Hommage à Hubert Mingarelli, ancien lauréat du Festival

Hubert Mingarelli (1956-2020)

 

C’est avec Une rivière verte et silencieuse (1999) que nous l’avions découvert au Festival du premier roman de Chambéry. C’était pourtant son sixième roman ! Mais les romans précédents avaient été publiés au Seuil Jeunesse. Et ce roman, l’éditeur Bertrand Visage décide de le proposer dans la sphère « adulte », ce qui lui vaut donc d’être invité au Festival du premier roman de Chambéry au printemps 2000 ! De ce roman-là au dernier, La terre invisible (2019, Buchet/Chastel), il en a publié treize, avec un intervalle d’un à deux ans. On peut penser que pendant l’écriture de ce dernier roman, il se savait condamné, car la notice nécrologique annonçait, selon la formule consacrée, « décédé après une longue maladie. Il n’avait que 64 ans et nous espérions le voir revenir au Festival du premier roman en 2020…

Quelle œuvre singulière ! Quel homme singulier ! Tout comme ses personnages, il était de la race des « taiseux » et répugnait à parler de ses œuvres. Je me souviens qu’une lectrice lui avait fait remarquer : « Vous n’aimez pas parler de vos personnages… On dirait que vous ne les aimez pas ! ». À cette remarque, il s’était un peu animé et avait retorqué, mais calmement, sans passion : « Ce que j’ai à dire de mes personnages, je pense l’avoir dit dans le roman… ». Une réponse tellement juste. Son écriture pudique, au verbe rare, mais profondément empathique, nous met face à des personnages simples, peu loquaces, dont les sentiments s’expriment, plus que par les mots, par des gestes compassionnels : une main tendue, l’offrande d’une gourde d’eau, un feu allumé dans le froid…

Le monde qu’il campe est majoritairement masculin, souvent celui de soldats, confrontés à la violence de la guerre ou de l’occupation militaire, dans des pays non nommés, mais où nous pouvons reconnaître respectivement l’Amérique latine, le Pacifique au large de Mururoa, la Russie, le Japon occupé par les Américains, Israël près de la frontière palestinienne, l’Allemagne après la défaite en 1945… Et bien évidemment l’objet omniprésent au long de ces pages est le fusil.

«  Ecce homo », je pense au magnifique dessin d’Ernest Pignon Ernest, placardé sur les murs des quartiers défavorisés de Naples : il représente Pasolini portant son propre cadavre et figure sur l’affiche annonçant l’exposition récemment organisée au Palais des papes à Avignon… « Ecce homo », l’homme dont nous parle Mingarelli est en effet cet homme confronté à sa condition, ce corps en proie aux souffrances physiques comme la soif, la faim, le froid, l’épuisement, ainsi qu’à ses souffrances morales, comme la solitude, le désarroi, la peur, la honte, le doute… Et qui parfois cède à l’agressivité et commet un acte d’une violence insoutenable…

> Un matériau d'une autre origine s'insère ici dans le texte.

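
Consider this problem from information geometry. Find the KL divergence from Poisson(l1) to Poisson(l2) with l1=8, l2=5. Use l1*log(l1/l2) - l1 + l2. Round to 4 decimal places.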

Il ne se passe pas grand chose dans ces romans et l’intrigue est d’un rigoureux minimalisme. Pourtant on ne s’ennuie pas car le récit nous entraîne dans une atmosphère inquiétante et nous suivons avec passion ce cheminement des pensées et des relations entre les personnages, toujours tendus vers cet objectif désespéré, survivre et recouvrer leur dignité d’homme. Mingarelli excelle à évoquer le pudique élan d’une âme vers une autre, les moments de fraternité autour d’un repas partagé, la solidarité dans l’épreuve, la compassion pour l’ennemi vaincu, les fugitifs moments de bonheur dans une nature accueillante, très souvent au bord d’une rivière, sous le ciel étoilé… Et dans quatre romans au moins, nous voyons les liens délicats qui se tissent entre un vieil homme et un jeune garçon, et la tendresse retrouvée entre un père et son fils. Sans oublier la réconfortante présence d’un animal, souvent un chien… Mais le secret des âmes reste inviolé et nous continuons à nous interroger une fois le livre refermé.

Hubert Mingarelli, nous te remercions pour le bonheur de lecture que tu nous as prodigué. Nous refermons ton dernier roman et tu ne nous as pas révélé le secret qui hante le jeune soldat anglais O’ Leary. A nous lecteurs de l’imaginer ? Ainsi au Festival prochain, tu seras encore parmi nous et ton œuvre continuera à nous interroger. Et à vivre.